Elon Musk launched a baseless attack on British cave diver Vern Unsworth (center) this week. Photography: Pongmanat Tasiri / EPA

Musk is excused for his comment on Twitter but only after publishing a very flattering article from a user on Quora who defended his actions, which he has described as a "well-written article", and claiming that his statement was equivocal to Unsworth's previous suggestion that Musk could "stick his submarine where it hurts". Musk said, "My words were spoken angrily after Mr. Unsworth said several untruths and suggested that I engage in a sexual act with the mini-submarine."

"Spoken in anger" does not quite reflect the context statements either. Posting on his own Twitter account, he dubbed his charge more than an hour later, when he responded to a report on the initial tweet "pedo" saying that he "would bet a dollar signed" c & # 39 was true. In his apology, Musk did not address his apparent certainty that Unsworth was a pedophile.

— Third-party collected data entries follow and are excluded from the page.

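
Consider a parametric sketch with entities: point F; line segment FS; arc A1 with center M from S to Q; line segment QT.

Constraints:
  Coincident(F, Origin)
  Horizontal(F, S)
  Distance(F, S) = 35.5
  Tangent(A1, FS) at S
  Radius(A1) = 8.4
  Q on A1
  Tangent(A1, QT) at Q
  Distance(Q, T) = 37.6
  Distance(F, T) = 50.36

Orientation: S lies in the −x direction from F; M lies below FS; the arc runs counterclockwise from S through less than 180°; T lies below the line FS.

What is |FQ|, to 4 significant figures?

44.53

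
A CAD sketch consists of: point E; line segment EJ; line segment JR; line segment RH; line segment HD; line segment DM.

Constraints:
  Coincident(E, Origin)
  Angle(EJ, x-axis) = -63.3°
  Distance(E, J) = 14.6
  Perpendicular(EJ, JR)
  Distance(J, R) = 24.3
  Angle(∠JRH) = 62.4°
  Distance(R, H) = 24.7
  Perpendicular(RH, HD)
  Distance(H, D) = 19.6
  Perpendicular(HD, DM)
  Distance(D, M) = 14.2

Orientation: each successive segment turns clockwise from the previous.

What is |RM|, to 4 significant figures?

22.24

RH is perpendicular to HD, so HD runs at -0.9000°; with |HD| = 19.6, D = (4.837, 0.4274). HD ⟂ DM, so DM runs at -90.90°; with |DM| = 14.2, M = (4.614, -13.77). Then |RM| = |M − R| = 22.24.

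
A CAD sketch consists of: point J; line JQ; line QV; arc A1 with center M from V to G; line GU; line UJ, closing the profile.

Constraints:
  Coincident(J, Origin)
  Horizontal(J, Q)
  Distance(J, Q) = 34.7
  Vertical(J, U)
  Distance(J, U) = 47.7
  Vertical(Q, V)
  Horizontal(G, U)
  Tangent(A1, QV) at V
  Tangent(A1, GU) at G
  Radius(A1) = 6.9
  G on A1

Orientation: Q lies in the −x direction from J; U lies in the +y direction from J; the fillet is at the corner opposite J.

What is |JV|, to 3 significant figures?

53.6

J is at the origin; JQ is horizontal with |JQ| = 34.7 and Q on the −x side, so Q = (-34.7, 0.00). J and U share the same x with |JU| = 47.7 and U on the +y side, so U = (0.00, 47.7). The virtual corner opposite J is at (-34.7, 47.7). The tangent condition forces MV to be normal to QV and A1 meets GU tangentially, so MG is at right angles to GU, with radius 6.9, so the center M sits 6.9 in from both sides at M = (-27.8, 40.8). That places the tangent points at V = (-34.7, 40.8) on QV and G = (-27.8, 47.7) on GU. Then |JV| = |V − J| = 53.6.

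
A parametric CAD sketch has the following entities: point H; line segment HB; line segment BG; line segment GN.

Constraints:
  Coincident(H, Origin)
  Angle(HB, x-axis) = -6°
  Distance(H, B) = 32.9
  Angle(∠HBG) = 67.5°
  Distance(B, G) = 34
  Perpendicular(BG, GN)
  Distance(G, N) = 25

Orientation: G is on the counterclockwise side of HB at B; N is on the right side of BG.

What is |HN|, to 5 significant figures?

59.389

H is at the origin; HB runs at -6.0° with length 32.9, so B = 32.9·(cos -6.0°, sin -6.0°) = (32.720, -3.4390). ∠HBG = 67.5°, so BG runs at -6.0° + (180° − 67.5°) = 106.50° from the x-axis; with |BG| = 34.0, G = B + 34.0·(cos 106.50°, sin 106.50°) = (23.063, 29.161). BG ⟂ GN; with |GN| = 25.0 on the right of BG, N = G + 25.0·(0.95882, 0.28402) = (47.034, 36.261). Then |HN| = |N − H| = 59.389.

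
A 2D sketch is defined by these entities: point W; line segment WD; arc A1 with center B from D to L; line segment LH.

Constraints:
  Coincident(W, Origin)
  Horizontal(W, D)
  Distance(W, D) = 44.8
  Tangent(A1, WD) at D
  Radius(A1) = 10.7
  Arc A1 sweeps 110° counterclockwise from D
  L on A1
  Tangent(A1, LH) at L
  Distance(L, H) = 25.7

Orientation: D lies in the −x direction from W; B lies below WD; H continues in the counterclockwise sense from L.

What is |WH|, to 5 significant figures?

60.041

On A1, D sits at bearing 90° from B; a 110° counterclockwise sweep puts L at bearing 200°, so L = B + 10.7·(cos 200°, sin 200°) = (-54.855, -14.360). The tangent condition forces BL to be normal to LH, so LH runs along (−sin 200°, cos 200°); with |LH| = 25.7, H = (-46.065, -38.510). Then |WH| = |H − W| = 60.041.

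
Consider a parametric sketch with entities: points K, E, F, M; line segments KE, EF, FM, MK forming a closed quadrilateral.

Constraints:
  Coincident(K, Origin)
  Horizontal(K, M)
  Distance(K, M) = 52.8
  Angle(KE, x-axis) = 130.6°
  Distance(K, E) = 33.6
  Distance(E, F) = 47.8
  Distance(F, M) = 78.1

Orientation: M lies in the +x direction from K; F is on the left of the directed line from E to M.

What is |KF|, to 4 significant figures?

63.84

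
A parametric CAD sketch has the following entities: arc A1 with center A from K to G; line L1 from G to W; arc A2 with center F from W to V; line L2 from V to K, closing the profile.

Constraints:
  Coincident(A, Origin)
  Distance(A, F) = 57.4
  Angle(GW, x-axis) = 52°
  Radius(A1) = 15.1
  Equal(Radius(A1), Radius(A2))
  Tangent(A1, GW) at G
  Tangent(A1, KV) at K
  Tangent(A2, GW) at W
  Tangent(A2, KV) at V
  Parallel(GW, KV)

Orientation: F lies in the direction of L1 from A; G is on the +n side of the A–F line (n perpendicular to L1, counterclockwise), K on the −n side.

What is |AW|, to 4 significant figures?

59.35

Tangency of A1 to both parallel lines with radius 15.1 puts G and K at A ± 15.1·n: G = (-11.90, 9.296), K = (11.90, -9.296). Equal radii place W and V the same way about F: W = F + 15.1·n = (23.44, 54.53), V = F − 15.1·n = (47.24, 35.94). Then |AW| = |W − A| = 59.35.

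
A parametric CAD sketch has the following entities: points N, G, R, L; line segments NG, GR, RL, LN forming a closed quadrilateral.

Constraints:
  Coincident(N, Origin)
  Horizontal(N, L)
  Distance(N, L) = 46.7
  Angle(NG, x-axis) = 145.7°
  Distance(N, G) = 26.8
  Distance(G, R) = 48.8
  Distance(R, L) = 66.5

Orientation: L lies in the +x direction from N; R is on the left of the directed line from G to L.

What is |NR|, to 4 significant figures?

54.33

Checks: |GR| = 48.80 ✓; |RL| = 66.50 ✓.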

Many have questioned the effect that the ambivalence of this president on the truth and coherence would have on a broader discourse. This week, Zuckerberg and Musk were shooting from Trump's Playbook – after being unspeakably offensive, they continued to offer contradictory and confusing "clarifications" that masked an underlying stubbornness. By the end of the week, the three men had talked a lot but not much changed.